Küfredilmiş olana mükafat olmak üzere Bizim gözetimimizle yüzüyordu.
Gemi, inkâr edilen kimseye (Nuh’a) bir mükâfat olarak gözetimimiz altında yüzüyordu.
ki (o gemi; hakkında) nankörlük edilmiş bulunan (o zât) e bir mükâfat olmak üzere, bizim gözlerimiz önünde akıb gidiyordu.
Mesajı inkar edilen kulumuza ödül olarak bu gemi gözetimimiz altında yüzüyordu.
وَلَقَد تَّرَكۡنَٰهَآ ءَايَةٗ فَهَلۡ مِن مُّدَّكِرٖ ١٥
Celâlim Hakkı için bıraktık ta onu bir âyet olarak, fakat düşünen mi var?
Andolsun ki Biz, onu bir ayet olarak bıraktık. Düşünüp ibret alan var mı?
Andolsun, biz onu (tufan olayını) bir ibret olarak bıraktık. Var mı düşünüp öğüt alan?
Andolsun ki biz bunu bir âyet olarak bırakmışızdır. O halde bir düşünüb ibret alan var mı?
Biz onu bir ibret dersi olarak geride bıraktık. İbret alan yok mu?
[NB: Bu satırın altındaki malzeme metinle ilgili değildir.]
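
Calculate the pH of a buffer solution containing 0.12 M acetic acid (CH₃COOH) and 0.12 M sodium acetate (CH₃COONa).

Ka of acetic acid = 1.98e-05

pKa = -log(1.98e-05) = 4.70. pH = pKa + log([A⁻]/[HA]) = 4.70 + log(0.12/0.12)

pH = 4.70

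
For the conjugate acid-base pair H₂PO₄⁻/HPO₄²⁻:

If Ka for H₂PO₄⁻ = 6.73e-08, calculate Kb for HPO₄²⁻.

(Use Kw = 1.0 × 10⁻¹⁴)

For a conjugate pair Ka × Kb = Kw, so Kb = Kw/Ka = 1.0 × 10⁻¹⁴ / 6.73e-08 = 1.49e-07.

K_b = 1.49e-07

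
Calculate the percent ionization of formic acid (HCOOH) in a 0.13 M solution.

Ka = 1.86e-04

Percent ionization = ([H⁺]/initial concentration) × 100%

Using Ka equilibrium: x² + Ka×x - Ka×C = 0. Solving: [H⁺] = 4.8252e-03. Percent = (4.8252e-03/0.13) × 100

Percent ionization = 3.71%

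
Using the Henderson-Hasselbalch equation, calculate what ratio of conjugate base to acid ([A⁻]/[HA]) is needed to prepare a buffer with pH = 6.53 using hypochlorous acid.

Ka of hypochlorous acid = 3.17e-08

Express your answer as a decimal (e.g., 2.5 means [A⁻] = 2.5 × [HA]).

pKa = -log(3.17e-08) = 7.4989. pH = pKa + log([A⁻]/[HA]), so log([A⁻]/[HA]) = pH − pKa = 6.53 − 7.4989 = -0.9689. [A⁻]/[HA] = 10^(-0.9689) = 0.107

[A⁻]/[HA] = 0.107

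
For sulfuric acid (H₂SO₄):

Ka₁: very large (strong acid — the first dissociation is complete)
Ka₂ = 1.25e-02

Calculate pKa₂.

pKa₂ = -log(Ka₂) = -log(1.25e-02) = 1.90.

pK_{a2} = 1.90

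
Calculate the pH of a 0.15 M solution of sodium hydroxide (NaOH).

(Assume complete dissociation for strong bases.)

[OH⁻] = 0.15 M for strong base. pOH = -log[OH⁻] = 0.82, pH = 14 - pOH

pH = 13.18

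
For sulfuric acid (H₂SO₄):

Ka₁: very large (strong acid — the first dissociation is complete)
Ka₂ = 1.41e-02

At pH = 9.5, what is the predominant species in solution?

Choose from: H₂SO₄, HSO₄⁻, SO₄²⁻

The first dissociation is complete, so H₂SO₄ itself is never the predominant species in water; pKa₂ = -log(1.41e-02) = 1.85. For a polyprotic acid the predominant species crosses at each pKa: below pKa_n the protonated form dominates, above it the deprotonated form does. At pH = 9.5, the predominant species is SO₄²⁻.

SO₄²⁻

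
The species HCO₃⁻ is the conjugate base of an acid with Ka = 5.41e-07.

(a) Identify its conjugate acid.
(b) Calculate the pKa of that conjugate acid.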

فَكَيۡفَ كَانَ عَذَابِي وَنُذُرِ ١٦
Ki nasıl azâbım ve inzarlarım?
Benim azabım ve tehditlerim nasılmış?
Benim azabım ve uyarılarım nasılmış (gördüler)!
Ki benim azabım ve (bundan evvel) tehdîdlerim nice imiş (düşünün).
Benim azabım ve uyarılarım nasılmış?